Si la marée humaine qui a déferlé dans les rues de la capitale n’a pas été réprimée au  Jour-1 de la mobilisation populaire, ce n’est pas le cas au Jour-2, où la soldatesque a été sans pitié pour les manifestants qui campaient sur la voie du  carrefour Déckon jusqu’à la Colombe de la paix.  Le scénario a été identique. Tirs de grenades lacrymogènes et de balles en caoutchouc, matraquage du côté des forces de l’ordre, appuyées cette fois-ci par des miliciens, et réplique des manifestants avec des barricades et des jets de pierres. La particularité de ce nouveau feuilleton de violence est qu’il a commencé dans la nuit profonde (aux environs de 22 heures). Le lendemain, c’est-à-dire vendredi 8 septembre, les populations de Bè et ses environs, comme d’habitude, ont vécu un véritable chemin de croix. Des gendarmes et des militaires armés de gourdins cloutés et de bâtons, mené des expéditions punitives qui n’ont épargné personne. Enfants, vieux, femmes et hommes, tous ont fait les frais de  la furie répressive des hommes en treillis.  Un calme « imposé » règne pour l’heure, mais jusqu’à quand ?

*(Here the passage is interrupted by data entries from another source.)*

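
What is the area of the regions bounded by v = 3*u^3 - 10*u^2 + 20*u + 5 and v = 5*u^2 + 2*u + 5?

Set the curves equal: 3*u^3 - 10*u^2 + 20*u + 5 = 5*u^2 + 2*u + 5, so 3*u^3 - 15*u^2 + 18*u = 0, which factors as 3*u*(u - 3)*(u - 2) = 0. The curves meet at u = 0, 2, 3.
On [0, 2], v = 3*u^3 - 10*u^2 + 20*u + 5 is on top; that piece has area ∫[0,2] (3*u^3 - 15*u^2 + 18*u) du = 8.
On [2, 3], v = 5*u^2 + 2*u + 5 is on top; that piece has area ∫[2,3] (-(3*u^3 - 15*u^2 + 18*u)) du = 5/4.
Total enclosed area = 8 + 5/4 = 37/4.

37/4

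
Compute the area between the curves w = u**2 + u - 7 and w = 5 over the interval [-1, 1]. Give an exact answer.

70/3

On [-1, 1], (u**2 + u - 7) - (5) = u**2 + u - 12 is ≤ 0 throughout, so the area is a single integral of |u**2 + u - 12|.
∫[-1,1] (u**2 + u - 12) du = -70/3; the area of that piece is 70/3.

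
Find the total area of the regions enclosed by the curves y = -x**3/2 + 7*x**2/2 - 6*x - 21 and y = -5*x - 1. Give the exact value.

1741/24

Set the curves equal: -x**3/2 + 7*x**2/2 - 6*x - 21 = -5*x - 1, so -x**3/2 + 7*x**2/2 - x - 20 = 0, which factors as -(x - 5)*(x - 4)*(x + 2)/2 = 0. The curves meet at x = -2, 4, 5.
On [-2, 4], y = -5*x - 1 is on top; that piece has area ∫[-2,4] (-(-x**3/2 + 7*x**2/2 - x - 20)) dx = 72.
On [4, 5], y = -x**3/2 + 7*x**2/2 - 6*x - 21 is on top; that piece has area ∫[4,5] (-x**3/2 + 7*x**2/2 - x - 20) dx = 13/24.
Total enclosed area = 72 + 13/24 = 1741/24.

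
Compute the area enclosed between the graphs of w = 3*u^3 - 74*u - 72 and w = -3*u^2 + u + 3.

1012

Set the curves equal: 3*u^3 - 74*u - 72 = -3*u^2 + u + 3, so 3*u^3 + 3*u^2 - 75*u - 75 = 0, which factors as 3*(u - 5)*(u + 1)*(u + 5) = 0. The curves meet at u = -5, -1, 5.
On [-5, -1], w = 3*u^3 - 74*u - 72 is on top; that piece has area ∫[-5,-1] (3*u^3 + 3*u^2 - 75*u - 75) du = 256.
On [-1, 5], w = -3*u^2 + u + 3 is on top; that piece has area ∫[-1,5] (-(3*u^3 + 3*u^2 - 75*u - 75)) du = 756.
Total enclosed area = 256 + 756 = 1012.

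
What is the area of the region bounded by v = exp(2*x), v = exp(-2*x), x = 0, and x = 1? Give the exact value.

-1 + exp(-2)/2 + exp(2)/2

On [0, 1], (exp(2*x)) - (exp(-2*x)) = exp(2*x) - exp(-2*x) is ≥ 0 throughout, so the area is a single integral of |exp(2*x) - exp(-2*x)|.
∫[0,1] (exp(2*x) - exp(-2*x)) dx = -1 + exp(-2)/2 + exp(2)/2.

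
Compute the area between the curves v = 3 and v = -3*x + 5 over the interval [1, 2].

On [1, 2], (3) - (-3*x + 5) = 3*x - 2 is ≥ 0 throughout, so the area is a single integral of |3*x - 2|.
∫[1,2] (3*x - 2) dx = 5/2.

5/2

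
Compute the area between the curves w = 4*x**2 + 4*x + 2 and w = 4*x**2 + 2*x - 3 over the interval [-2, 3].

30

On [-2, 3], (4*x**2 + 4*x + 2) - (4*x**2 + 2*x - 3) = 2*x + 5 is ≥ 0 throughout, so the area is a single integral of |2*x + 5|.
∫[-2,3] (2*x + 5) dx = 30.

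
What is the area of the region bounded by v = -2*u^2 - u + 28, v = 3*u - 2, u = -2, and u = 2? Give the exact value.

328/3

On [-2, 2], (-2*u^2 - u + 28) - (3*u - 2) = -2*u^2 - 4*u + 30 is ≥ 0 throughout, so the area is a single integral of |-2*u^2 - 4*u + 30|.
∫[-2,2] (-2*u^2 - 4*u + 30) du = 328/3.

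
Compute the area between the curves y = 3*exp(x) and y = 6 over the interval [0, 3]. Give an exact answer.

The difference (3*exp(x)) - (6) = 3*exp(x) - 6 changes sign at x = log(2) inside [0, 3], so split the integral there.
∫[0,log(2)] (3*exp(x) - 6) dx = 3 - log(64); the area of that piece is -3 + log(64).
∫[log(2),3] (3*exp(x) - 6) dx = -24 + 6*log(2) + 3*exp(3).
Total area = (-3 + log(64)) + (-24 + 6*log(2) + 3*exp(3)) = -27 + 12*log(2) + 3*exp(3).

-27 + 12*log(2) + 3*exp(3)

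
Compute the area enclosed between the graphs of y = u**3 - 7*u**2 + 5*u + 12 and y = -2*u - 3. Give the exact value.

148/3

Set the curves equal: u**3 - 7*u**2 + 5*u + 12 = -2*u - 3, so u**3 - 7*u**2 + 7*u + 15 = 0, which factors as (u - 5)*(u - 3)*(u + 1) = 0. The curves meet at u = -1, 3, 5.
On [-1, 3], y = u**3 - 7*u**2 + 5*u + 12 is on top; that piece has area ∫[-1,3] (u**3 - 7*u**2 + 7*u + 15) du = 128/3.
On [3, 5], y = -2*u - 3 is on top; that piece has area ∫[3,5] (-(u**3 - 7*u**2 + 7*u + 15)) du = 20/3.
Total enclosed area = 128/3 + 20/3 = 148/3.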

Genèse d’une répression préméditée

Il sonnait environ 21h 30, ce jeudi 7 septembre  au carrefour Déckon  et dans les rues  adjacentes  où campaient les manifestants qui voulaient le départ pur et simple de Faure Gnassingbé du pouvoir avant de rentrer chez eux. Rien ne présageait une issue tragique à cette manifestation pacifique, qui avait pourtant bien démarré la veille. Le sit-in improvisé battait son plein. Certains artistes engagés « chauffaient » l’immense foule, les bonnes volontés préparaient de la nourriture sur place pour les manifestants. Les nattes ont été dressées tout au long des voies et certains commençaient déjà à dormir. Les moins jeunes profitaient de quelques espaces vides pour jouer au football nocturne. Les leaders de l’opposition n’étaient pas en reste. Ils étaient également aux côtés du peuple. Des rumeurs circulaient sur une probable répression. Mais, vu l’immensité de la foule, certaines personnes émettaient  des doutes sur cette perspectives. « C’est inimaginable qu’on veuille disperser ce monde fou dans cette nuit », nous répondait un observateur des Droits de l’Homme. Et pourtant !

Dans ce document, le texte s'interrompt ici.